The pressure, which is being applied to the Finance and Infrastructures ministries is also being muscled by the US government, which is backing American oil interests “with White House officials and US senators having brought the matter up with the office of Prime Minister Benjamin Netanyahu, according to sources from both countries.”
In this context, American-Israeli big oil interests are positioning the economic control of this mineral resource in the classic terms of oil barony characteristic of the oil industry’s game plan in the Middle East during the twentieth century. This attempt alone, with all its economic and political implications, is sufficient cause for opposition by Israel’s social greens – environmental advocates who understand that a sustainable future requires a an alternative system to free-market economics.
Oil Strategy: A Harmful Plan for Israel’s Future Energy Needs
But the gross profiteering of the oil interests and its heavy-handed attempts to resist reform is not the only reason that social greens should oppose the development of off-coast petroleum resources. There are deep environmental reasons that are equally as compelling for curbing private development of the oil and gas fields.
The kind of “energy independence” being peddled by the big interests represents 20th century thinking in a 21st century context – when the disastrous effect of fossil fuel use on the global environment is abundantly clear.
During the early 1970s when the Organization of the Petroleum Exporting Countries (OPEC) declared their claim to independence from the western oil companies and increased their political power through price gouging, Israelis lamented that Moses had not lead the Hebrews a bit further eastward out of Egypt.
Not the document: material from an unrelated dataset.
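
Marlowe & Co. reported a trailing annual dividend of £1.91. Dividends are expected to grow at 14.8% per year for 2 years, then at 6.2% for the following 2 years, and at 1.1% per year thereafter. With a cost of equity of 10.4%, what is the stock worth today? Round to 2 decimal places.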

Finds such as those at the Tamar and other fields off Israel’s shore would have been considered a blessing — then.
In today’s world where climate change threatens the planetary future, progressive governments and forces are seeking energy alternatives to fossil fuels and private green tech companies have proven that this can make for profitable business.
Given Israel’s abundance of solar energy and prospects for other energy sources compatible with environmental welfare, it is there – and decidedly not the petroleum resources that the oil industry wants to mine off our coast (and derive maximum profit by so doing) – that Israel’s national interest are found.
In the shadow of the British Petroleum (BP) oil spill in the Gulf of Mexico and the ecological disaster it continues to spawn Israel’s social greens should draw a red line against the assertiveness of the country’s big oil interests.
If we are able to mobilize at this critical moment, perhaps we can spare ourselves and the rest of the world the multiple untoward effects, economic, political as well as environmental that the petroleum industry has produced elsewhere for nearly a century.